Wednesday, November 26, 2008

Compulsory military training, a hundred years ago



I got this from an undated newspaper clipping in my files. It was also published in the centenary booklet put out by the Avondale Jockey Club in 1989. Apart from where it is inscribed "Avondale Camp 1912" and is fairly obviously a mounted military outfit on the racecourse, little else is known about them.

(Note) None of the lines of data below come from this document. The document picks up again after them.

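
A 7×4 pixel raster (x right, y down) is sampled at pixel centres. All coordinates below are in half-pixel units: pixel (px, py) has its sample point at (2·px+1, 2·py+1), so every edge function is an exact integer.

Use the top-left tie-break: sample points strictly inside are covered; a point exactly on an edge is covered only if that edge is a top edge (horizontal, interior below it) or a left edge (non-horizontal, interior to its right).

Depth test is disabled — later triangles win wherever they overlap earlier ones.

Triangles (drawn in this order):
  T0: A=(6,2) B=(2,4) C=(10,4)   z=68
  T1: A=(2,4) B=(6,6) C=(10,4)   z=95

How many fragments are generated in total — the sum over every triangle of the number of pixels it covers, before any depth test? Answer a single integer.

T0:
  2·area = 16  (B↔C swapped to make it positive)
  edge (6, 2)→(10, 4): d=(4,2) right/bottom  bias=-1
  edge (10, 4)→(2, 4): d=(-8,0) right/bottom  bias=-1
  edge (2, 4)→(6, 2): d=(4,-2) top-left  bias=+0
    (2,1)@(5, 3): e=[6,8,2] → #
    (3,1)@(7, 3): e=[2,8,6] → #
    (4,1)@(9, 3): e=[-2,8,10] → ·
    (2,2)@(5, 5): e=[14,-8,10] → ·
    (3,2)@(7, 5): e=[10,-8,14] → ·
  covered (2 px):
    · · · · · · ·
    · · # # · · ·
    · · · · · · ·
    · · · · · · ·
T1:
  2·area = 16  (B↔C swapped to make it positive)
  edge (2, 4)→(10, 4): d=(8,0) top-left  bias=+0
  edge (10, 4)→(6, 6): d=(-4,2) right/bottom  bias=-1
  edge (6, 6)→(2, 4): d=(-4,-2) top-left  bias=+0
    (2,2)@(5, 5): e=[8,6,2] → #
    (3,2)@(7, 5): e=[8,2,6] → #
    (4,2)@(9, 5): e=[8,-2,10] → ·
    (2,3)@(5, 7): e=[24,-2,-6] → ·
    (3,3)@(7, 7): e=[24,-6,-2] → ·
  covered (2 px):
    · · · · · · ·
    · · · · · · ·
    · · # # · · ·
    · · · · · · ·

Result: 4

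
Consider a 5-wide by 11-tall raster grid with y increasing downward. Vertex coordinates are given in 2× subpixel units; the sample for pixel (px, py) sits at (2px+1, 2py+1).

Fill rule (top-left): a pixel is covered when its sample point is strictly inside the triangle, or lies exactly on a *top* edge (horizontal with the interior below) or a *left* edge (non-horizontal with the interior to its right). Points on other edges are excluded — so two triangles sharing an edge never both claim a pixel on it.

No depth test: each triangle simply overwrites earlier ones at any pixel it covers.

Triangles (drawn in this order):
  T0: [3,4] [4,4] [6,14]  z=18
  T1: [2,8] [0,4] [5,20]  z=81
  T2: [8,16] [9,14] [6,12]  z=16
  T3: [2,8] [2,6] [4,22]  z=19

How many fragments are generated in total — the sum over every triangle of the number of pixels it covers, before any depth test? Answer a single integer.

T0:
  2·area = 10
  edge (3, 4)→(4, 4): d=(1,0) top-left  bias=+0
  edge (4, 4)→(6, 14): d=(2,10) right/bottom  bias=-1
  edge (6, 14)→(3, 4): d=(-3,-10) top-left  bias=+0
    (2,4)@(5, 9): e=[5,0,5] → .  [on edge]
    (3,9)@(7, 19): e=[15,0,-5] → .  [on edge]
  covered (0 px):
    . . . . .
    . . . . .
    . . . . .
    . . . . .
    . . . . .
    . . . . .
    . . . . .
    . . . . .
    . . . . .
    . . . . .
    . . . . .
T1:
  2·area = 12  (B↔C swapped to make it positive)
  edge (2, 8)→(5, 20): d=(3,12) right/bottom  bias=-1
  edge (5, 20)→(0, 4): d=(-5,-16) top-left  bias=+0
  edge (0, 4)→(2, 8): d=(2,4) right/bottom  bias=-1
    (0,3)@(1, 7): e=[9,1,2] → X
    (1,3)@(3, 7): e=[-15,33,-6] → .
    (0,4)@(1, 9): e=[15,-9,6] → .
    (1,6)@(3, 13): e=[3,3,6] → X
    (2,6)@(5, 13): e=[-21,35,-2] → .
    (1,7)@(3, 15): e=[9,-7,10] → .
  covered (2 px):
    . . . . .
    . . . . .
    . . . . .
    X . . . .
    . . . . .
    . . . . .
    . X . . .
    . . . . .
    . . . . .
    . . . . .
    . . . . .
T2:
  2·area = 8  (B↔C swapped to make it positive)
  edge (8, 16)→(6, 12): d=(-2,-4) top-left  bias=+0
  edge (6, 12)→(9, 14): d=(3,2) right/bottom  bias=-1
  edge (9, 14)→(8, 16): d=(-1,2) right/bottom  bias=-1
    (3,6)@(7, 13): e=[2,1,5] → X
    (4,6)@(9, 13): e=[10,-3,1] → .
    (3,7)@(7, 15): e=[-2,7,3] → .
  covered (1 px):
    . . . . .
    . . . . .
    . . . . .
    . . . . .
    . . . . .
    . . . . .
    . . . X .
    . . . . .
    . . . . .
    . . . . .
    . . . . .
T3:
  2·area = 4
  edge (2, 8)→(2, 6): d=(0,-2) top-left  bias=+0
  edge (2, 6)→(4, 22): d=(2,16) right/bottom  bias=-1
  edge (4, 22)→(2, 8): d=(-2,-14) top-left  bias=+0
    (0,0)@(1, 1): e=[-2,6,0] → .  [on edge]
    (1,7)@(3, 15): e=[2,2,0] → X  [on edge]
    (2,7)@(5, 15): e=[6,-30,28] → .
    (1,8)@(3, 17): e=[2,6,-4] → .
  covered (1 px):
    . . . . .
    . . . . .
    . . . . .
    . . . . .
    . . . . .
    . . . . .
    . . . . .
    . X . . .
    . . . . .
    . . . . .
    . . . . .

Answer: 4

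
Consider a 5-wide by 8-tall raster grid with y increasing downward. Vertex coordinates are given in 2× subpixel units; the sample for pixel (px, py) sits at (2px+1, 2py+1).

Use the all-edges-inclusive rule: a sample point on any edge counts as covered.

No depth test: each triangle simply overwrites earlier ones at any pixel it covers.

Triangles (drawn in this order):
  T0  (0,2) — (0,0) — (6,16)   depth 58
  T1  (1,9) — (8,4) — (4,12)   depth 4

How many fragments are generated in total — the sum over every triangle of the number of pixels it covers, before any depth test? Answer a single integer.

T0:
  2·area = 12
  edge (0, 2)→(0, 0): d=(0,-2) inclusive
  edge (0, 0)→(6, 16): d=(6,16) inclusive
  edge (6, 16)→(0, 2): d=(-6,-14) inclusive
    (0,1)@(1, 3): e=[2,2,8] → █
    (1,1)@(3, 3): e=[6,-30,36] → ·
    (0,2)@(1, 5): e=[2,14,-4] → ·
    (1,4)@(3, 9): e=[6,6,0] → █  [on edge]
    (2,4)@(5, 9): e=[10,-26,28] → ·
    (1,5)@(3, 11): e=[6,18,-12] → ·
  covered (2 px):
    · · · · ·
    █ · · · ·
    · · · · ·
    · · · · ·
    · █ · · ·
    · · · · ·
    · · · · ·
    · · · · ·
T1:
  2·area = 36
  edge (1, 9)→(8, 4): d=(7,-5) inclusive
  edge (8, 4)→(4, 12): d=(-4,8) inclusive
  edge (4, 12)→(1, 9): d=(-3,-3) inclusive
    (3,2)@(7, 5): e=[2,4,30] → █
    (4,2)@(9, 5): e=[12,-12,36] → ·
    (2,3)@(5, 7): e=[6,12,18] → █
    (3,3)@(7, 7): e=[16,-4,24] → ·
    (0,4)@(1, 9): e=[0,36,0] → █  [on edge]
    (1,4)@(3, 9): e=[10,20,6] → █
    (3,4)@(7, 9): e=[30,-12,18] → ·
    (0,5)@(1, 11): e=[14,28,-6] → ·
    (1,5)@(3, 11): e=[24,12,0] → █  [on edge]
    (2,5)@(5, 11): e=[34,-4,6] → ·
    (1,6)@(3, 13): e=[38,4,-6] → ·
    (2,6)@(5, 13): e=[48,-12,0] → ·  [on edge]
    (3,7)@(7, 15): e=[72,-36,0] → ·  [on edge]
  covered (6 px):
    · · · · ·
    · · · · ·
    · · · █ ·
    · · █ · ·
    █ █ █ · ·
    · █ · · ·
    · · · · ·
    · · · · ·

Final: 8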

I may now know more, however. I'm putting together a paper at the moment on what appears to have been the first military camp on the racecourse, in May 1912. I found the timing of the camp quite by chance -- I was in the city library, looking in a book listing old post offices and postal agencies put out by the NZ Postal History Society, and wondered, "What do they have under Avondale?" Well, there was the usual -- Whau Bridge agency from 1861, then the post office at Avondale station -- and then, a note about two special temporary post offices, set up on the racecourse at two military camps. The first, from 1 May to 8 May 1912, was what I tracked down. The other (also a target for further research) was in August 1914, before the Pioneer Maori camp later that year.

The men in the photo appear to be the 3rd (Auckland) Mounted Rifles, originally constituted as part of the NZ Territorial Force in March 1911. The Avondale camp was their first annual training camp, and the first training camp for mounted forces anywhere in the Auckland area. Two other training camps, one at Papatoetoe and one elsewhere in Auckland, pre-date this one, but were for infantry and artillery units. A band was part of their unit -- the 3rd (Auckland) Mounted Rifles band played at the 1928 at the unveiling of the mounted soldier's memorial at Otahuhu. During World War I, they fought at Gallipoli, the Sinai, and Palestine.

Legislation for compulsory military training, replacing our system of volunteer brigades since the 1860s Land Wars, was passed in December 1909, but after a report by Lord Kitchener suggesting changes, it was held up until an amendment was passed late in 1910. It wasn't until early 1911 that the first territorial armed units were organised and constituted. Military training began in school for all males in New Zealand from age 14, and continued until age 25, with a reserve until age 30 and call-up until age 55.

There was opposition to CMT from the Quakers and trade unionists, but it continued through to World War I.

This is an intriguing find. So far, I have the news reports on the camp from the NZ Herald and Auckland Star, and will do a bit more digging next time I'm in the city around the time the unit formed up, and see if there's any additional information in the Observer and Weekly News. I put the final paper up on Scribd later on. But, here's a taste: this was written by a Herald reporter for the 4 May 1912 issue.
A bag of bran for a pillow, sweet-smelling hay as a mattress, a waterproof sheet and two military overcoats as bedclothes -- and a HERALD reporter settled down for his first night in camp at Avondale on Wednesday. The "last post" had long since sounded, but from different parts of the camp came sounds of revelry. In the horse lines, just outside the tent, all was quiet, save for the "champ, champ" of the horses at their feed, and an occasional sharp rebuke from the guard to a refractory horse. And so to sleep.

At a seemingly unearthly hour in the morning the bugle sounding the reveille awoke the camp. The morning was cold and raw, and it was difficult to leave the warm tent, but coffee, brought by a friendly orderly, made the task easier.

Outside the men were hard at work grooming their horses, and all was bustle and confusion. Horses groomed and fed and accoutrements cleaned, the various squadrons lined up to be fitted for uniforms, and many a laugh was heard as a particularly small man got lost in a particularly large uniform. The regiment clothed, breakfast was the next thing, after which the regiment went through a course of mounted drill prior to being inspected by General Godley in the afternoon.


Update: finished the article on 18 December 2008.